Rebekah Brooks trial : Separating distaste from actual illegality
Despite the allegations and excitements of the trial so far, he reminded them, Brooks is not on trial for editing a tabloid owned by Rupert Murdoch, for having worked her way up from the bottom to the top of News International, or for her political views.
What she is on trial for are four counts of conspiracy: one (with her ex-lover and successor as editor of the now-defunct News of the World, Andy Coulson, and seven others) to intercept communications without lawful authority, ie phone hacking; one (with four others) to commit misconduct in public office, ie unlawfully to pay public officials for information; and two to pervert the course of justice by (with her then personal assistant) having seven boxes removed from the News International archive and (with her husband and five others) concealing documents and electronic devices from the police.

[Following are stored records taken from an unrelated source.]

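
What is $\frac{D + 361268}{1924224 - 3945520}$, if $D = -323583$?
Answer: $- \frac{37685}{2021296} \approx -0.018644$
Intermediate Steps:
$\frac{D + 361268}{1924224 - 3945520} = \frac{-323583 + 361268}{1924224 - 3945520} = \frac{37685}{-2021296} = 37685 \left(- \frac{1}{2021296}\right) = - \frac{37685}{2021296}$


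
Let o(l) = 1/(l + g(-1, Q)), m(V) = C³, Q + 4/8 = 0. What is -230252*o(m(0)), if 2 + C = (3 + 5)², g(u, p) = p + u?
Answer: -460504/476653 ≈ -0.96612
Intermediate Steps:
Q = -½ (Q = -½ + 0 = -½ ≈ -0.50000)
C = 62 (C = -2 + (3 + 5)² = -2 + 8² = -2 + 64 = 62)
m(V) = 238328 (m(V) = 62³ = 238328)
o(l) = 1/(-3/2 + l) (o(l) = 1/(l + (-½ - 1)) = 1/(l - 3/2) = 1/(-3/2 + l))
-230252*o(m(0)) = -460504/(-3 + 2*238328) = -460504/(-3 + 476656) = -460504/476653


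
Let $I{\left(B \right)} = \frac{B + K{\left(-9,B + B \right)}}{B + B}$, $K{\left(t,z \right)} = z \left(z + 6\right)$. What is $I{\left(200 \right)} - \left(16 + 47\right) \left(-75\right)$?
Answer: $\frac{10263}{2} \approx 5131.5$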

It’s that mixture of legal formality, farce, tabloid vulgarity, human interest and star-studded celebrity that continues to make this case so arresting.
Looking back, she deplores such mistakes as branding Clare Short MP a “killjoy” and “fat and jealous” for denouncing the Sun’s Page Three topless photos as “degrading pornography”.
But she’s not charged with that - and she’s not apologising for occasionally sanctioning payments of public officials for information she considered in the public interest. She is, however, ashamed that she refused to buy at great expense the material that became the Telegraph’s MPs’-expenses scoop, which has incurred no prosecutions.